A lot of Freelance Success subscribers find this kind of blogging work to be too low paying and too demanding of mindless production of meaningless content. Even the word “content” offends some as too generic. But I think that you have to go with the flow. I’d like to have more work from publishers that want long, thoughtful narrative journalism, but not much of it comes my way these days. And I’m not holding my breath for that to change.

  • Posted by Jennie Phipps

One of Freelance Success’s most experienced subscribers was in a swivet recently because a marketing company wanted something for free. Free was the publishing business model of choice in 2009. Hardly any of us independent word wranglers made it through last year without at least one request that we contribute something to someone else’s income stream for free, as in gratis.

Sometimes it came couched in the insulting request that we do the job for free to prove that we’re good enough.
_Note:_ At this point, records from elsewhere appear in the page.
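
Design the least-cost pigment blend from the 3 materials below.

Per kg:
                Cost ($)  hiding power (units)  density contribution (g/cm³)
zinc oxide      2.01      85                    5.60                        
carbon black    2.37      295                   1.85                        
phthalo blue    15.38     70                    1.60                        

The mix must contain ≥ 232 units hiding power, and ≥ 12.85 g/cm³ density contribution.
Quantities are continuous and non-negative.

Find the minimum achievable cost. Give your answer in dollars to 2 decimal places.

Let x1 = kg of zinc oxide, x2 = kg of carbon black, x3 = kg of phthalo blue.
min 2.01x1 + 2.37x2 + 15.38x3 s.t.:
  85x1 + 295x2 + 70x3 ≥ 232   (hiding power)
  5.6x1 + 1.85x2 + 1.6x3 ≥ 12.85   (density contribution)
  x1, x2, x3 ≥ 0.
The cheapest feasible vertex uses only zinc oxide, carbon black; phthalo blue is not used. Binding constraints: hiding power and density contribution.
Solving gives x1 = 2.249, x2 = 0.1385.
Total cost: 2.01·2.249 + 2.37·0.1385 = 4.8487.

$4.85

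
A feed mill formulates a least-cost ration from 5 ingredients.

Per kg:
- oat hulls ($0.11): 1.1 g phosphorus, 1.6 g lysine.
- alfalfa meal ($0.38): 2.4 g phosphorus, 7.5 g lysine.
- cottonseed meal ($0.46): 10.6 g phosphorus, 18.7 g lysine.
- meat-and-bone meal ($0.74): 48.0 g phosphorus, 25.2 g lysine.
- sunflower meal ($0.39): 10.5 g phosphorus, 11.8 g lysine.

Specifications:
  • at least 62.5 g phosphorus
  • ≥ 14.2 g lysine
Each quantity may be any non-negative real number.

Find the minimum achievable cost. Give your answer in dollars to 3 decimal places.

$0.964

Let x1 = kg of oat hulls, x2 = kg of alfalfa meal, x3 = kg of cottonseed meal, x4 = kg of meat-and-bone meal, x5 = kg of sunflower meal.
min 0.11x1 + 0.38x2 + 0.46x3 + 0.74x4 + 0.39x5 with:
  1.1x1 + 2.4x2 + 10.6x3 + 48x4 + 10.5x5 ≥ 62.5   (phosphorus)
  1.6x1 + 7.5x2 + 18.7x3 + 25.2x4 + 11.8x5 ≥ 14.2   (lysine)
  x1, x2, x3, x4, x5 ≥ 0.
The minimum-cost mix takes nothing from oat hulls, alfalfa meal, cottonseed meal, sunflower meal — only meat-and-bone meal. The phosphorus requirement is met with equality.
Solving gives x4 = 1.3021.
Hence cost = 0.74·1.3021 = $0.96355.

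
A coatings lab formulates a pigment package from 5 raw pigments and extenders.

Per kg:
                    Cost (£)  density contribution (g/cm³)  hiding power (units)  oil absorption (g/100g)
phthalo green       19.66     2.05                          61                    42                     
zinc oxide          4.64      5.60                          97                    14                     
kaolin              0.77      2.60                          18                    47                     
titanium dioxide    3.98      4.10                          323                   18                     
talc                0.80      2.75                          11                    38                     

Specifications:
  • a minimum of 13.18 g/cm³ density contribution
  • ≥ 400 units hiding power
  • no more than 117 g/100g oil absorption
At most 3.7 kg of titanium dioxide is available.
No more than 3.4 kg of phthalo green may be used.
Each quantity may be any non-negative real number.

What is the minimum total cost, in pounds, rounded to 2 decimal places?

Set it up as a linear program. Let x1 = kg of phthalo green, x2 = kg of zinc oxide, x3 = kg of kaolin, x4 = kg of titanium dioxide, x5 = kg of talc.
Minimize 19.66x1 + 4.64x2 + 0.77x3 + 3.98x4 + 0.8x5 s.t.:
  2.05x1 + 5.6x2 + 2.6x3 + 4.1x4 + 2.75x5 ≥ 13.18   (density contribution)
  61x1 + 97x2 + 18x3 + 323x4 + 11x5 ≥ 400   (hiding power)
  42x1 + 14x2 + 47x3 + 18x4 + 38x5 ≤ 117   (oil absorption)
  x4 ≤ 3.7
  x1 ≤ 3.4
  x1, x2, x3, x4, x5 ≥ 0.
The optimal basis is {zinc oxide, titanium dioxide, talc}; phthalo green, kaolin drop out. The density contribution, hiding power, oil absorption requirements are met with equality.
So zinc oxide = 0.3954 kg, titanium dioxide = 1.036 kg, talc = 2.442 kg.
Cost = 4.64·0.3954 + 3.98·1.036 + 0.8·2.442 = 7.9115.

£7.91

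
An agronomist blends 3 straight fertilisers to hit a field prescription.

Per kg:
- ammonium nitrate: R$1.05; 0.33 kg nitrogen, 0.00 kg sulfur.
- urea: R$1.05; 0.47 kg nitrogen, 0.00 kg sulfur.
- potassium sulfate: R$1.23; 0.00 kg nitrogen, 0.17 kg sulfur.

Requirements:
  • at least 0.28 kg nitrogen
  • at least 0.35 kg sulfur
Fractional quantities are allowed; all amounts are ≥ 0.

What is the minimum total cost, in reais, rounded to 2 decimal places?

R$3.16

Treat it as an LP. Let x1 = kg of ammonium nitrate, x2 = kg of urea, x3 = kg of potassium sulfate.
Minimize 1.05x1 + 1.05x2 + 1.23x3 s.t.:
  0.33x1 + 0.47x2 ≥ 0.28   (nitrogen)
  0.17x3 ≥ 0.35   (sulfur)
  x1, x2, x3 ≥ 0.
The minimum-cost mix takes nothing from ammonium nitrate — only urea, potassium sulfate. Binding constraints: nitrogen and sulfur.
Optimal quantities: urea = 0.5957 kg, potassium sulfate = 2.059 kg.
Total cost: 1.05·0.5957 + 1.23·2.059 = 3.1581.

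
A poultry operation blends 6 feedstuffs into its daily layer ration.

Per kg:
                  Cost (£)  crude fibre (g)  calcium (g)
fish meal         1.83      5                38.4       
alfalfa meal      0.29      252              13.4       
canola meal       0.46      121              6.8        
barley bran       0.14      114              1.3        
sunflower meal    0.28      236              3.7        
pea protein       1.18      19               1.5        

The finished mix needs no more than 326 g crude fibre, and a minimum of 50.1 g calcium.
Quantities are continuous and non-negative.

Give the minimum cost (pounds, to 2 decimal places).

Treat it as an LP. Let x1 = kg of fish meal, x2 = kg of alfalfa meal, x3 = kg of canola meal, x4 = kg of barley bran, x5 = kg of sunflower meal, x6 = kg of pea protein.
Minimise 1.83x1 + 0.29x2 + 0.46x3 + 0.14x4 + 0.28x5 + 1.18x6 with:
  5x1 + 252x2 + 121x3 + 114x4 + 236x5 + 19x6 ≤ 326   (crude fibre)
  38.4x1 + 13.4x2 + 6.8x3 + 1.3x4 + 3.7x5 + 1.5x6 ≥ 50.1   (calcium)
  x1, x2, x3, x4, x5, x6 ≥ 0.
At the optimum only fish meal, alfalfa meal are positive (canola meal, barley bran, sunflower meal, pea protein = 0). The crude fibre and calcium requirements are met with equality.
Optimal quantities: fish meal = 0.8592 kg, alfalfa meal = 1.277 kg.
Objective = 1.83·0.8592 + 0.29·1.277 = 1.9427.

£1.94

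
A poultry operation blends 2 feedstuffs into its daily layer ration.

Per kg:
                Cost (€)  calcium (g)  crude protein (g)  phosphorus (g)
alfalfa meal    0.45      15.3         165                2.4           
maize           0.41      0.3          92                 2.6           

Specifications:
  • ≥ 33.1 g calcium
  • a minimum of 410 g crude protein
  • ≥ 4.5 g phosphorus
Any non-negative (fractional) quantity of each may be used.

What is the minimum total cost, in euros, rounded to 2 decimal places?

€1.12

Let x1 = kg of alfalfa meal, x2 = kg of maize.
Minimize 0.45x1 + 0.41x2 with:
  15.3x1 + 0.3x2 ≥ 33.1   (calcium)
  165x1 + 92x2 ≥ 410   (crude protein)
  2.4x1 + 2.6x2 ≥ 4.5   (phosphorus)
  x1, x2 ≥ 0.
The minimum-cost mix takes nothing from maize — only alfalfa meal. Binding constraint: crude protein.
So alfalfa meal = 2.485 kg.
Cost = 0.45·2.485 = 1.1183.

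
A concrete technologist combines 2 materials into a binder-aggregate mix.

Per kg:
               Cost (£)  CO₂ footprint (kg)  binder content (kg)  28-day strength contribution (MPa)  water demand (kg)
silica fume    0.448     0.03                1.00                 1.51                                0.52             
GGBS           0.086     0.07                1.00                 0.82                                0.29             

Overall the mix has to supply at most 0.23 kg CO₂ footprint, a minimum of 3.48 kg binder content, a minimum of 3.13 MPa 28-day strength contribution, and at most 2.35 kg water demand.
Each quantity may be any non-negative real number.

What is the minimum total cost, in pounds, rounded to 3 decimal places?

£0.437

Set it up as a linear program. Let x1 = kg of silica fume, x2 = kg of GGBS.
Minimize 0.448x1 + 0.086x2 s.t.:
  0.03x1 + 0.07x2 ≤ 0.23   (CO₂ footprint)
  1x1 + 1x2 ≥ 3.48   (binder content)
  1.51x1 + 0.82x2 ≥ 3.13   (28-day strength contribution)
  0.52x1 + 0.29x2 ≤ 2.35   (water demand)
  x1, x2 ≥ 0.
Both inputs are positive at the optimum. The CO₂ footprint and 28-day strength contribution requirements are met with equality.
So silica fume = 0.3761 kg, GGBS = 3.125 kg.
Total cost: 0.448·0.3761 + 0.086·3.125 = 0.43724.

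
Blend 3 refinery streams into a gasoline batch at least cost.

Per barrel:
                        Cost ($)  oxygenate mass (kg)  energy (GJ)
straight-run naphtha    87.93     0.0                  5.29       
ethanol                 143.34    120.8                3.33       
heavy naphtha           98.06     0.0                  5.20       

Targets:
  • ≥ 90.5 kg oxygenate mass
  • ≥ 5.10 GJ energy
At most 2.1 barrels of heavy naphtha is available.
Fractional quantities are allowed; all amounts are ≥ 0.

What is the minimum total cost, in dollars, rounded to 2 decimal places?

$150.69

Let x1 = barrels of straight-run naphtha, x2 = barrels of ethanol, x3 = barrels of heavy naphtha.
Minimize 87.93x1 + 143.34x2 + 98.06x3 with:
  120.8x2 ≥ 90.5   (oxygenate mass)
  5.29x1 + 3.33x2 + 5.2x3 ≥ 5.1   (energy)
  x3 ≤ 2.1
  x1, x2, x3 ≥ 0.
The minimum-cost mix takes nothing from heavy naphtha — only straight-run naphtha, ethanol. There the oxygenate mass and energy constraints are tight.
Solving gives x1 = 0.49249, x2 = 0.74917.
Total cost: 87.93·0.49249 + 143.34·0.74917 = 150.6907.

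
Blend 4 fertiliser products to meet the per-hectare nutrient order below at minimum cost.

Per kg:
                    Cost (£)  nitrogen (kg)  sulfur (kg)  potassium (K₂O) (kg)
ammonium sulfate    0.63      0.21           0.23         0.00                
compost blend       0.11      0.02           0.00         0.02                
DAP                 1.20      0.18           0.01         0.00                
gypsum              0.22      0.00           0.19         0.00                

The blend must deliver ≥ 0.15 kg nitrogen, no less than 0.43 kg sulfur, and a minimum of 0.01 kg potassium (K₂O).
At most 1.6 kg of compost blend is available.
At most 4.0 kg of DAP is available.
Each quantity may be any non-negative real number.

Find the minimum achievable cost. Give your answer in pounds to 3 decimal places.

Set it up as a linear program. Let x1 = kg of ammonium sulfate, x2 = kg of compost blend, x3 = kg of DAP, x4 = kg of gypsum.
Minimize 0.63x1 + 0.11x2 + 1.2x3 + 0.22x4 with:
  0.21x1 + 0.02x2 + 0.18x3 ≥ 0.15   (nitrogen)
  0.23x1 + 0.01x3 + 0.19x4 ≥ 0.43   (sulfur)
  0.02x2 ≥ 0.01   (potassium (K₂O))
  x2 ≤ 1.6
  x3 ≤ 4
  x1, x2, x3, x4 ≥ 0.
The optimal basis is {ammonium sulfate, compost blend, gypsum}; DAP drops out. There the nitrogen, sulfur, potassium (K₂O) constraints are tight.
Solving gives x1 = 0.6667, x2 = 0.5, x4 = 1.456.
Cost = 0.63·0.6667 + 0.11·0.5 + 0.22·1.456 = 0.79534.

£0.795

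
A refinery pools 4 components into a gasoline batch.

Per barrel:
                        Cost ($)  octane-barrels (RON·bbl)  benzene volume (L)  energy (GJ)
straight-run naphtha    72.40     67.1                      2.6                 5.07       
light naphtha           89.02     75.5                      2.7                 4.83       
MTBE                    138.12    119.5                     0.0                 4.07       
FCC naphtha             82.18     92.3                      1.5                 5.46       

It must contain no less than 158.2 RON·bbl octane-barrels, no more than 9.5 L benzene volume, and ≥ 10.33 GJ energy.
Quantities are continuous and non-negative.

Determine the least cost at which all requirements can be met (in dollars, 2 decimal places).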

Other times, publishers came right out and said they didn’t have money to pay for content so they wanted writers to work for free until they could afford to pay them. I’d like to see them try that with the electric company.

My personal favorites are the publishers who suggest that writing for them is good exposure. As we say on Freelance Success, you can die from exposure.

We’ve been discussing at length on the FLX forums the best responses to these kinds of stupid requests. How to hold our tongues and say something businesslike instead of what immediately comes to mind.

Several people have offered reasoned and calm responses, but the one I found irresistible had to do with preferring to “field dress a moose and serve it at a Sarah Palin barbecue.”

The prime offenders in this exploitive trend include The New York Times, which increasingly is relying on college students and their professors to provide content and do some kinds of editing work. As somebody here pointed out, how would The New York Times react if Walmart announced that it planned to give people a chance to work for free?

But the Times is a piker in this movement compared to such sites as Demand Studios and The Examiner. Just to see how it works, I signed up to be a contributor to Demand and was given access to the endless list of potential topics that I could write about for anywhere from $5 to $15. Jobs making beds at the hotel around the corner from me here in Detroit by law have to pay more than that.

It heartens me that both these sites are advertising endlessly for new writers. One can only hope that means that people who once worked for them are throwing in the towel and in order to stay in business, these sites will ultimately have to pay a decent wage because there aren’t enough literate suckers out there.